Co. v. New Images of Beverly Hills, 482 F.3d 1091, 1096 (9th Cir. 2007); TeleVideo Sys., Inc. v. Heidenthal, 826 F.2d 915, 916-17 (9th Cir. 1987). Before imposing a terminating sanction, courts are required to first consider the effect of such a sanction, and whether less drastic sanctions could cure the disobedience at issue. United States v. Nat’l Med. Enters., Inc., 792 F.2d 906, 912 (9th Cir. 1986). In evaluating whether to impose a case-dispositive sanction under Rule 37, the Court must consider the following five factors: (1) the public’s interest in efficient

resolution of litigation; (2) the court’s need to manage its dockets; (3) the risk of prejudice to the party seeking sanctions; (4) the public policy favoring disposition on the merits; and (5) the availability of less drastic sanctions. Conn. Gen. Life Ins. Co., 482 F.3d at 1096. With respect to the first two factors, the Ninth Circuit has held that the public has an overriding interest in judicial efficiency and that “expeditious resolution of

disputes is of great importance to the rule of law . . . delay in reaching the merits, whether by way of settlement or adjudication, is costly in money, memory, manageability, and confidence in the process.” In re Phenylpropanolamine Prods. Liability Litig., 460 F.3d 1219, 1227 (9th Cir. 2006). In achieving the goal of judicial efficiency, the court has a need to manage its own dockets. Id. The court must not be subject to “endless non-compliance with case management orders” such that the case disposition is unnecessarily protracted. Id. (internal quotation marks and citation omitted). In January 2019, Judge Kasubhai found that the first two factors “weigh[ed] heavily in favor of severe sanctions,” O&O at 12, and this Court concurs

with that conclusion, especially in light of Defendant’s continued failure to comply with his obligations or appear at scheduled hearings. With respect to the third factor, a party’s failure to produce documents as ordered is considered sufficient prejudice to support sanctions. Leon v. IDX Sys. Corp., 464 F.3d 951, 959 (9th Cir. 2006). Judge Kasubhai found that Defendant’s failure to comply with his discovery obligations “weighs heavily on the side of significant sanctions.” O&O at 12. Plaintiff reports that Defendant’s recalcitrance

in complying with his discovery obligations continued after the imposition of lesser sanctions and Defendant has failed to appear at hearings to explain his conduct. The Court concludes that this factor likewise weighs in favor of a terminating sanction. Under the fourth factor, public policy dictates that, if possible, cases should be decided on their merits. In re Phenylpropanolamine Prods. Litig., 460 F.3d at 1228. “At the same time, a case that is stalled or unreasonably delayed by a party’s failure

to comply with deadlines and discovery obligations cannot move forward toward resolution on the merits,” and this factor “lends little support to a party whose responsibility it is to move a case toward disposition on the merits but whose conduct impedes progress in that direction.” Id. (internal quotation marks and citation omitted).

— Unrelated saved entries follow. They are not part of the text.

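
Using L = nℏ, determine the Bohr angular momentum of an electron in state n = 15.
1.582e-33 J·s (or 15ℏ)

In the Bohr model, angular momentum is quantized:
L = nℏ

where ℏ = h/(2π) = 1.05457e-34 J·s

For n = 15:
L = 15 × 1.05457e-34 J·s
L = 1.582e-33 J·s

This can also be written as L = 15ℏ.
The angular momentum is an integer multiple of the reduced Planck constant.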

The Court concludes that this factor does not weigh against a terminating sanction. The final factor involves the consideration of less drastic sanctions. Courts should discuss the availability and propriety of lesser sanctions, including whether lesser sanctions had already been imposed and whether the offending party had been

warned about the possibility of a case-dispositive sanction. Computer Task Grp., Inc. v. Brotby, 364 F.3d 1112, 1116 (9th Cir. 2004). While a court should impose lesser sanctions whenever possible, it is appropriate to reject lesser sanctions when it is anticipated there will be continued misconduct. United States for Use and Benefit of Wiltec Guam, Inc. v. Kahaluu Const. Co., Inc., 857 F.2d 600, 604 (9th Cir. 1988); Adriana Int’l Corp., 913 F.2d at 1412-13.